Freezing Tomatoes

Posted at November 9, 2010 by 0 Comment

There are few things I love more than a sweet, sun-warmed, just-picked tomato. Which is why, every spring, I overload my tiny veggie patch with tomatoes and baby them, and then let the rest of the veggies play Survival of the Fittest. (Sorry, cucumbers and sweet peppers.) And what do I do with my abundance of tomatoes? I’ve taken to freezing them, and then pulling them out in winter for sauces, soups, etc… I nearly went the whole of 2010 without buying a single tomato, fresh, canned or otherwise.

But this fall, I’m wondering: am I wasting my time/money? Would it be easier, cheaper or just plain old better to buy canned tomatoes? I could have a BLT Bonanza, or make an awesome soup from the freshies (yum!), and then buy canned this winter. Frozen and canned tomatoes work the same way, and they’re both preserved for a rather long period.

Challenge: Preserved Tomatoes!

One store-bought can of whole tomatoes contains tomatoes, tomato juice, salt, calcium chloride and citric acid.

Home-frozen tomatoes contain tomatoes. And perhaps a little love. But that’s really it.

boiling water, bowl of ice water and work bowl

A good setup will make this move fast. Think assembly line: Boil, then shock, then deskin.

To freeze the tomatoes, you first should to de-skin them. Bring a pot of water to boil, set up a bowl of ice water near the stove, then slice off the stem ends of the tomatoes.

tomato with split skin

Wrinkles and splits are GOOD on your tomatoes.

When the water is boiling, drop in a few of the tomatoes and let them float around in there until their skins wrinkle or split and peel (a minute-ish). Then scoop them out and drop them right away into the bowl of ice water. (This is called shocking – it stops the cooking.) Let them cool for a minute, then squeeze the tomato at the base. I swear to you, like magic, the skin will slip right off. (Okay, on some tomatoes you may have to do a little peeling. But you can use your fingers and it’s EASY.) Repeat.

tomatoes in a freezer bag

Straws are your best friend, here! Also, you may get a little tomato juice. Be ready.

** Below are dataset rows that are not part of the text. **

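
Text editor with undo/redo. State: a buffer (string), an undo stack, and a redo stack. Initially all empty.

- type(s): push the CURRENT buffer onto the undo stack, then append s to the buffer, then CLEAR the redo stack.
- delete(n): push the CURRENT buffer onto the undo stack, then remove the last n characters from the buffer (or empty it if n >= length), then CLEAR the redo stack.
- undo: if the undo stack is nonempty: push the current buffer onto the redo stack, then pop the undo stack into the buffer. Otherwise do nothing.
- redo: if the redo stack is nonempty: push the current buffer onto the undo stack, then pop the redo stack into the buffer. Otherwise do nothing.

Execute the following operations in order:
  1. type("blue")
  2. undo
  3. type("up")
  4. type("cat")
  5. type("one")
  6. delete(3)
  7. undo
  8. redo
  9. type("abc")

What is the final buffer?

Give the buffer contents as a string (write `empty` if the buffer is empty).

After op 1 (type): buf='blue' undo_depth=1 redo_depth=0
After op 2 (undo): buf='(empty)' undo_depth=0 redo_depth=1
After op 3 (type): buf='up' undo_depth=1 redo_depth=0
After op 4 (type): buf='upcat' undo_depth=2 redo_depth=0
After op 5 (type): buf='upcatone' undo_depth=3 redo_depth=0
After op 6 (delete): buf='upcat' undo_depth=4 redo_depth=0
After op 7 (undo): buf='upcatone' undo_depth=3 redo_depth=1
After op 8 (redo): buf='upcat' undo_depth=4 redo_depth=0
After op 9 (type): buf='upcatabc' undo_depth=5 redo_depth=0

Answer: upcatabc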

Last step? Cut the tomatoes in half (or not) and slip them into a freezer bag. Seal the bag up to a corner, then use a stra to suck all the air out of the bag. You’ll look a little ridiculous, but it works wonderfully. Seal completely. Place in freezer.

Time and Cost Comparison:

The Can contains 1 lb., 12 oz. of tomatoes. It cost $1.95 (or about $0.07/oz.), and took very little time to select in the store.

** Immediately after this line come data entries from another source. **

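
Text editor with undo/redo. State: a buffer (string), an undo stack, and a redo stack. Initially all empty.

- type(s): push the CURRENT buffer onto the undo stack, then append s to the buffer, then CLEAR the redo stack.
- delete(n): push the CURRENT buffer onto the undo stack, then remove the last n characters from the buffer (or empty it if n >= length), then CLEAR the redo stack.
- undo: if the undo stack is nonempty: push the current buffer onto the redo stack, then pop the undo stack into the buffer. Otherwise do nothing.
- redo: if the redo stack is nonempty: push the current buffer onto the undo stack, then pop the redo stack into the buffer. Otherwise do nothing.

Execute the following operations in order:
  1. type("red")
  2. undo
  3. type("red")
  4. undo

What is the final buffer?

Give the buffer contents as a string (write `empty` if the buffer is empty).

Answer: empty

Derivation:
After op 1 (type): buf='red' undo_depth=1 redo_depth=0
After op 2 (undo): buf='(empty)' undo_depth=0 redo_depth=1
After op 3 (type): buf='red' undo_depth=1 redo_depth=0
After op 4 (undo): buf='(empty)' undo_depth=0 redo_depth=1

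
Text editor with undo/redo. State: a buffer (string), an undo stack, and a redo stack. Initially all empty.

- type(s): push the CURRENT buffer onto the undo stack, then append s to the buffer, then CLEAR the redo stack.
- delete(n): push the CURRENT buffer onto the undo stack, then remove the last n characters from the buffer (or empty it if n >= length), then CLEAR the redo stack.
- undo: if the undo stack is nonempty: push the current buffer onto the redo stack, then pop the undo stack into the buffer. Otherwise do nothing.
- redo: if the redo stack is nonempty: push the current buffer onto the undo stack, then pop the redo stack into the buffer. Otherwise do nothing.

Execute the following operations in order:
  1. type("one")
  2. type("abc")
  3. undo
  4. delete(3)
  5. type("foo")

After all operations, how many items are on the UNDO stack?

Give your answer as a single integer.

Answer: 3

Derivation:
After op 1 (type): buf='one' undo_depth=1 redo_depth=0
After op 2 (type): buf='oneabc' undo_depth=2 redo_depth=0
After op 3 (undo): buf='one' undo_depth=1 redo_depth=1
After op 4 (delete): buf='(empty)' undo_depth=2 redo_depth=0
After op 5 (type): buf='foo' undo_depth=3 redo_depth=0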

Homemade produced 2.5 lb (or 40 oz) of frozen tomatoes. Since I used home-grown tomatoes, I went to a farmer’s market to find a price. Tomatoes there were sold for $0.99/lb, so hypothetically, if I’d bought them, they’d be about $0.02/oz. It took about 40 minutes to get them all processed.

Ingredient Comparison:

The major differences in ingredients are tomato juice, salt, calcium chloride and citric acid. Calcium chloride is a firming agent and citric acid is a natural preservative.

Taste comparison:

The two-person taste test found that frozen tomatoes are sweeter and taste more like real, fresh, from-the-vine tomatoes. Canned tomatoes are saltier (uh, duh, they have salt added) and taste more like a good marinara. Different flavors, but both good.

Homemade PITA factor:

4. This isn’t overly difficult, but removing the skins does take time, and it’s easy to make a huge tomatoy-watery mess.

DIY or Buy?

DIY when tomatoes are in season (mid to late summer, and early fall), when you can get them super-fresh (from your garden or a farmer’s market) and you want to bring out the natural sweetness of fresh tomatoes. Also, it’s a good idea if you’re really conscious about sodium intake. In any other situation, buy the can. And for the love of Earl, do not go to the trouble of preserving store-bought, off-season tomatoes. Wooden, flavorless tomatoes are not improved by a dip in the freezer.

*I realize that for a true, apples-to-apples comparison, I should compare homemade canned tomatoes to store-bought canned tomatoes. But home canning requires special equipment (tongs, jars, lids and rings) and lots of time (you sanitize, you de-skin, you pack, you boil, you cool), and if you screw it up you get spoiled tomatoes and botulism. No thanks.